はい、大丈夫です。「読みやすい文章」=「うまくまとまった文章」です。こちらでご紹介した方法を、一つずつ実践してみてください。ただ読むだけではなく、実践することで文章は格段と読みやすくなります。

Q
思いついたことを書き出すのですが、文章にまとめることが苦手。できるかどうか不安です
A

思いついたことを文章にまとめるには、思考の整理が役に立ちます。本記事でご紹介した『文章をまとめる裏ワザ・マインドマップを活用して情報を整理する』をご覧ください。

Q
文章を書くときうまくまとまらず、読み手に言いたいことが伝わりません。
A

まず、伝えたいことを書き出すことから始めましょう。
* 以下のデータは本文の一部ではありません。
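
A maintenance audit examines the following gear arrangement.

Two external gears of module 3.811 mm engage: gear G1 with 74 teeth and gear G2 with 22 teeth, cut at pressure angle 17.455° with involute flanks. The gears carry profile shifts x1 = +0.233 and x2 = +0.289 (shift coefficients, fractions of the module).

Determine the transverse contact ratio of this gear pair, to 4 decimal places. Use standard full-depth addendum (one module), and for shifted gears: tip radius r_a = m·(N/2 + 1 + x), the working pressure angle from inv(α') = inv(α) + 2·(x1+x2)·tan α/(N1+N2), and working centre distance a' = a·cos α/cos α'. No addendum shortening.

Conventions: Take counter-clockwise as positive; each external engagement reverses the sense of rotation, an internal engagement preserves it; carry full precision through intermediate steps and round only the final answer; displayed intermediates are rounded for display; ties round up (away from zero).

1.7063

recognized (one external pair, fixed centres): single-mesh tooth geometry, m = 3.811, N1 = 74, N2 = 22
base radii: r_b1 = 134.514027, r_b2 = 39.990657
tip radii: r_a1 = 145.705963, r_a2 = 46.833379
inv(α') = inv(17.455°) + 2·(+0.233+0.289)·tan α/(74+22) = 0.01320779  ⇒  α' = 19.23497°
a' = a·cos α / cos α' = 182.9280·cos 17.455°/cos 19.23497° = 184.822302
action lengths: √(r_a1²−r_b1²) = 56.001824, √(r_a2²−r_b2²) = 24.374429
base pitch p_b = π·m·cos α = 11.421305
CR = (56.001824 + 24.374429 − 184.822302·sin 19.23497°)/11.421305 = 1.706271
contact ratio ≈ 1.7063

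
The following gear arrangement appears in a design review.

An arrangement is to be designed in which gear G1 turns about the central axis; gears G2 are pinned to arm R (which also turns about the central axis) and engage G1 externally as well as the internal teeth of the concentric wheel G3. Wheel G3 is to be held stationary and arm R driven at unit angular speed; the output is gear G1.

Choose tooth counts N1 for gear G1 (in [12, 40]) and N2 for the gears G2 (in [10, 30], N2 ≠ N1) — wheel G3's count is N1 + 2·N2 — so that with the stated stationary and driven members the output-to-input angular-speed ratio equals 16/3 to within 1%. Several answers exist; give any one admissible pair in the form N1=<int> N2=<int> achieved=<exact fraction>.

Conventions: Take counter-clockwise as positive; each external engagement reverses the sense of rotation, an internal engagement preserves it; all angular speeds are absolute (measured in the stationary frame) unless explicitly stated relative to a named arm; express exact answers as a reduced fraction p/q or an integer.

N1=12 N2=20 achieved=16/3

planetary set to be sized for 16/3 (Willis relation)
Willis with ω_ring = 0: ω_sun/ω_arm = (N1+N3)/N1; set equal to 16/3  ⇒  N3/N1 = 16/3 − 1 = 13/3
N3 = N1 + 2·N2  ⇒  N2/N1 = (N3/N1 − 1)/2 = (13/3 − 1)/2 = 5/3
smallest multiple with N1 ≥ 12 and N2 ≥ 10: k = 4  ⇒  N1 = 4·3 = 12, N2 = 4·5 = 20 (N1 ≤ 40, N2 ≤ 30, N2 ≠ N1 ✓), N3 = 12 + 2·20 = 52
check: (N1+N3)/N1 with N1 = 12, N3 = 52 gives 16/3; |achieved − target| = 0 ≤ 4/75 ✓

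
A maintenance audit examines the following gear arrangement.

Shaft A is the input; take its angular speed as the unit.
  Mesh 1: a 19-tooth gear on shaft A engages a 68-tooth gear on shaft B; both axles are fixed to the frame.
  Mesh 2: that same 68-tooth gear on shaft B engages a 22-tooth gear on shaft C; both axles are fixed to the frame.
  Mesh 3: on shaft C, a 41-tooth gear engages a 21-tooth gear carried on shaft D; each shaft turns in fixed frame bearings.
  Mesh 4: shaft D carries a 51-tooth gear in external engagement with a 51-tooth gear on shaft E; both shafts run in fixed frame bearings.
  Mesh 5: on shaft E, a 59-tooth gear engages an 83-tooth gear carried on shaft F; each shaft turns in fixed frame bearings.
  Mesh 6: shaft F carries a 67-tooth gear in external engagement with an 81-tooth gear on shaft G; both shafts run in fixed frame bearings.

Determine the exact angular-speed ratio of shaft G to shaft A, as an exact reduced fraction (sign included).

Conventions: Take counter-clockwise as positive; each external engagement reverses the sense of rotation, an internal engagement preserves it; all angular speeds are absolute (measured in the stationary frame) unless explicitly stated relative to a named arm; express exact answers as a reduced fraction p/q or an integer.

class = fixed-axis compound train [6 meshes; 6 ratios multiply, 6 sense flips]
mesh 1 [19T→68T]: running ratio 19/68, sense −
mesh 2 [68T→22T]: running ratio 19/22, sense +
mesh 3 [41T→21T]: running ratio 779/462, sense −
mesh 4 [51T→51T]: running ratio 779/462, sense +
mesh 5 [59T→83T]: running ratio 45961/38346, sense −
mesh 6 [67T→81T]: running ratio 3079387/3106026, sense +
ω_out/ω_in = 3079387/3106026

3079387/3106026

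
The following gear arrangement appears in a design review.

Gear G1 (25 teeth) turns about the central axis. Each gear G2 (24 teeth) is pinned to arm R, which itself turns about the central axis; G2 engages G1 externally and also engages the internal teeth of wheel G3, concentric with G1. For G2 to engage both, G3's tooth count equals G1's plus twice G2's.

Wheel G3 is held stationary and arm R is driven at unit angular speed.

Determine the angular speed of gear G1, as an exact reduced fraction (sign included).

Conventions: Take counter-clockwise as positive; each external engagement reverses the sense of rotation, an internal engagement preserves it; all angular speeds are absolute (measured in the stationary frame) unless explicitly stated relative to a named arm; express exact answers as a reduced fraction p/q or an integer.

topology: planetary set — G1 25T / G2 24T / G3 73T, arm = carrier (Willis)
ring teeth: 25 + 2·24 = 73
25(ω_sun−ω_arm) = −73(ω_ring−ω_arm),  ω_ring = 0, ω_arm = 1
ω_sun = 1 − (73/25)(0−1) = 98/25
exact speed ratio = 98/25

98/25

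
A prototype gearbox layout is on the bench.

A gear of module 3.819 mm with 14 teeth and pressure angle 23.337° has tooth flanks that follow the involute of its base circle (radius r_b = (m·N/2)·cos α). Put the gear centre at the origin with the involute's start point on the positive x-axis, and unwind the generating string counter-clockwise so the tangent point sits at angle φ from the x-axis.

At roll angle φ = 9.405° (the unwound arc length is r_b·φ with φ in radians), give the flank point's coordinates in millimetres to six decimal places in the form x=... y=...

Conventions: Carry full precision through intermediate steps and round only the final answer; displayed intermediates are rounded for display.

class = single-mesh tooth geometry [base-circle involute, m = 3.819, 14T]
pitch radius r_p = m·N/2 = 3.819·14/2 = 26.733000
base radius r_b = r_p·cos α = 26.733000·cos 23.337° = 24.545994
roll angle φ = 9.405° = 0.16414822 rad
x = r_b·(cos φ + φ·sin φ) = 24.874461
y = r_b·(sin φ − φ·cos φ) = 0.036091

x=24.874461 y=0.036091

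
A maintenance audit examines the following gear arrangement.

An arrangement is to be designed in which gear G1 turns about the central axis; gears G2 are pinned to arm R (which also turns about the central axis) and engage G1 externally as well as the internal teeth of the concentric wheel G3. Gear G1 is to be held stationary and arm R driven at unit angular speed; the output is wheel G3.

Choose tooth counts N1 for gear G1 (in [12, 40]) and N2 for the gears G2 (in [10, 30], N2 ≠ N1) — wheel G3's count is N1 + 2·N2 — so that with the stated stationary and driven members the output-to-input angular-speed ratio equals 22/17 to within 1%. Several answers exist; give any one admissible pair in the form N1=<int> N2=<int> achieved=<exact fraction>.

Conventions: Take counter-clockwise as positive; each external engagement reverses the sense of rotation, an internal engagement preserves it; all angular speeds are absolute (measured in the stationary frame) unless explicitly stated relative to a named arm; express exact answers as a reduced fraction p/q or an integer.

class = planetary set [ratio 22/17 wanted; Willis about the carrier]
Willis with ω_sun = 0: ω_ring/ω_arm = (N1+N3)/N3; set equal to 22/17  ⇒  N3/N1 = 1/(22/17 − 1) = 17/5
N3 = N1 + 2·N2  ⇒  N2/N1 = (N3/N1 − 1)/2 = (17/5 − 1)/2 = 6/5
smallest multiple with N1 ≥ 12 and N2 ≥ 10: k = 3  ⇒  N1 = 3·5 = 15, N2 = 3·6 = 18 (N1 ≤ 40, N2 ≤ 30, N2 ≠ N1 ✓), N3 = 15 + 2·18 = 51
check: (N1+N3)/N3 with N1 = 15, N3 = 51 gives 22/17; |achieved − target| = 0 ≤ 11/850 ✓

N1=15 N2=18 achieved=22/17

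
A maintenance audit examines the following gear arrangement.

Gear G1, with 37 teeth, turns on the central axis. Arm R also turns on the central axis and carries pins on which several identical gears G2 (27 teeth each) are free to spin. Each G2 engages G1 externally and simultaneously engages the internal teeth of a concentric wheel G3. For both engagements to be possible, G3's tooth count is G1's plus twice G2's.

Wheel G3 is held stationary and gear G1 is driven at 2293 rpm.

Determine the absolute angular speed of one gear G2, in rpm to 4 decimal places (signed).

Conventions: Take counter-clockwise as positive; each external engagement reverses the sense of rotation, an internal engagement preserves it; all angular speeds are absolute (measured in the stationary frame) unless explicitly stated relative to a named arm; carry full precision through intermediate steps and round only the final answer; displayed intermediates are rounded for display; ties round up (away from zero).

recognized (axles ride arm R): planetary set, 37/27/91 teeth
normalise by the input: solve with ω_sun = 1, then scale by 2293 rpm
ring teeth: 37 + 2·27 = 91
37(ω_sun−ω_arm) = −91(ω_ring−ω_arm),  ω_ring = 0, ω_sun = 1
37(1−ω_arm) = −91(0−ω_arm)  ⇒  128·ω_arm = 37  ⇒  ω_arm = 37/128
sun–planet mesh: 37·(1−37/128) = −27·(ω_p−ω_arm)  ⇒  ω_p−ω_arm = -3367/3456
ω_p = 37/128 − 3367/3456 = -37/54
scale: ω_p = -37/54 × 2293 rpm = -1571.1296 rpm

-1571.1296 rpm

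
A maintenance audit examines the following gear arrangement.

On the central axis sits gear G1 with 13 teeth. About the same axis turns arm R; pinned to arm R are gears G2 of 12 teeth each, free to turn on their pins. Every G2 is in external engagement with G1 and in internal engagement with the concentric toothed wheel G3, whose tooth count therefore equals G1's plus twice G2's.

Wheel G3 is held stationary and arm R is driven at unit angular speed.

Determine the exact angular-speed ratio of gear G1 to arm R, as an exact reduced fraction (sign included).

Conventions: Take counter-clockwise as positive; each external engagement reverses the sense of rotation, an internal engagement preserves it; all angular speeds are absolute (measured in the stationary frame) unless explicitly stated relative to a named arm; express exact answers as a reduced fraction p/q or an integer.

50/13

recognized (axles ride arm R): planetary set, 13/12/37 teeth
ring teeth: 13 + 2·12 = 37
13(ω_sun−ω_arm) = −37(ω_ring−ω_arm),  ω_ring = 0, ω_arm = 1
ω_sun = 1 − (37/13)(0−1) = 50/13
ω_out/ω_in = 50/13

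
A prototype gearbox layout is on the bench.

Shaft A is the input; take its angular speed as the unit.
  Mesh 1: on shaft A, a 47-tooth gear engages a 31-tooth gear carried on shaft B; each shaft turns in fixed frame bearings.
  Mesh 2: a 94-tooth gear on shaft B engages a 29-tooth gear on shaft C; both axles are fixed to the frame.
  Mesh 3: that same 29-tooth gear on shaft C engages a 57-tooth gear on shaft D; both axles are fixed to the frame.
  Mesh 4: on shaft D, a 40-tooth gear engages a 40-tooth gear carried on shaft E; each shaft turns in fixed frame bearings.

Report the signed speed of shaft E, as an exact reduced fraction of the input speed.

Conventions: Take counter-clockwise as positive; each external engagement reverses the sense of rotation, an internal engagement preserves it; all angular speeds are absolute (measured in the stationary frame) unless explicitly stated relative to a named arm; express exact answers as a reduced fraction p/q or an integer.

4418/1767

4-mesh fixed-axis compound train (all bearings frame-fixed)
mesh 1 [47T→31T]: |ω|/ω_in = 1×47/31 = 47/31, sense flips to −
mesh 2 [94T→29T]: |ω|/ω_in = (47/31)×94/29 = 4418/899, sense flips to +
mesh 3 [29T→57T]: |ω|/ω_in = (4418/899)×29/57 = 4418/1767, sense flips to −
mesh 4 [40T→40T]: |ω|/ω_in = (4418/1767)×40/40 = 4418/1767, sense flips to +
signed output speed (× input speed) = 4418/1767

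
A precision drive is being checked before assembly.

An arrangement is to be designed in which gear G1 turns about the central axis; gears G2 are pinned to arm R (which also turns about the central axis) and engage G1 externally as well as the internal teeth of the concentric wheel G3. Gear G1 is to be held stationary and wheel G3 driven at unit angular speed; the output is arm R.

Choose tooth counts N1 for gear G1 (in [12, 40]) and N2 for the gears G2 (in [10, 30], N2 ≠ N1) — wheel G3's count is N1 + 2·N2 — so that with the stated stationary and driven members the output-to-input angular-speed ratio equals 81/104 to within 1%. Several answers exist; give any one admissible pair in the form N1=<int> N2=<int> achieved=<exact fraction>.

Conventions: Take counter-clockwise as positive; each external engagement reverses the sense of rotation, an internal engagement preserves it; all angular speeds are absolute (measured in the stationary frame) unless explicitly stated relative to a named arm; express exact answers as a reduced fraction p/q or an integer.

design class (target 81/104): planetary set
Willis with ω_sun = 0: ω_arm/ω_ring = N3/(N1+N3); set equal to 81/104  ⇒  N3/N1 = (81/104)/(1 − 81/104) = 81/23
N3 = N1 + 2·N2  ⇒  N2/N1 = (N3/N1 − 1)/2 = (81/23 − 1)/2 = 29/23
smallest multiple with N1 ≥ 12 and N2 ≥ 10: k = 1  ⇒  N1 = 1·23 = 23, N2 = 1·29 = 29 (N1 ≤ 40, N2 ≤ 30, N2 ≠ N1 ✓), N3 = 23 + 2·29 = 81
check: N3/(N1+N3) with N1 = 23, N3 = 81 gives 81/104; |achieved − target| = 0 ≤ 81/10400 ✓

N1=23 N2=29 achieved=81/104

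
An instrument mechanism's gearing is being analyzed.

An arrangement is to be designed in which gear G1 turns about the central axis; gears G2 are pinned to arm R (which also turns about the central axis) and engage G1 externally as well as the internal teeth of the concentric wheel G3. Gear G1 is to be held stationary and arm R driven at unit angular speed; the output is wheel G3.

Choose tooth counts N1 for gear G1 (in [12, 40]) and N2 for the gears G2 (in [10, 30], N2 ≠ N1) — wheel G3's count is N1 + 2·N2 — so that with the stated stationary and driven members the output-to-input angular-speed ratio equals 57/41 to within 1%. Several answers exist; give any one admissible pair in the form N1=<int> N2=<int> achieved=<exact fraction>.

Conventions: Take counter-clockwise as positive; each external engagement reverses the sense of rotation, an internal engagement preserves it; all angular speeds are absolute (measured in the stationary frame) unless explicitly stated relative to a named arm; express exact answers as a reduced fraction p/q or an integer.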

思考を書き出す方法は『文章をまとめる裏ワザ』でご紹介していますのでご活用ください。

Q
記事を書くのに時間がかかるのが悩みです。文章のまとめ方を学ぶと短時間で書けるようになりますか?
A

はい、文章をまとめるコツを掴むと、頭の中の情報を整理できるようになるため、記事を書く時間を短縮できます。「文章のまとめ方」=「時短できる記事の書き方」でもあります。

Q
たくさんの本を読んできましたが、文章をまとめる力がつきません。
A

たしかに、文章をまとめるために読書は大きなサポートになりますが、それだけでは身に付きません。文章をまとめるにはコツを学び実践することが大切です。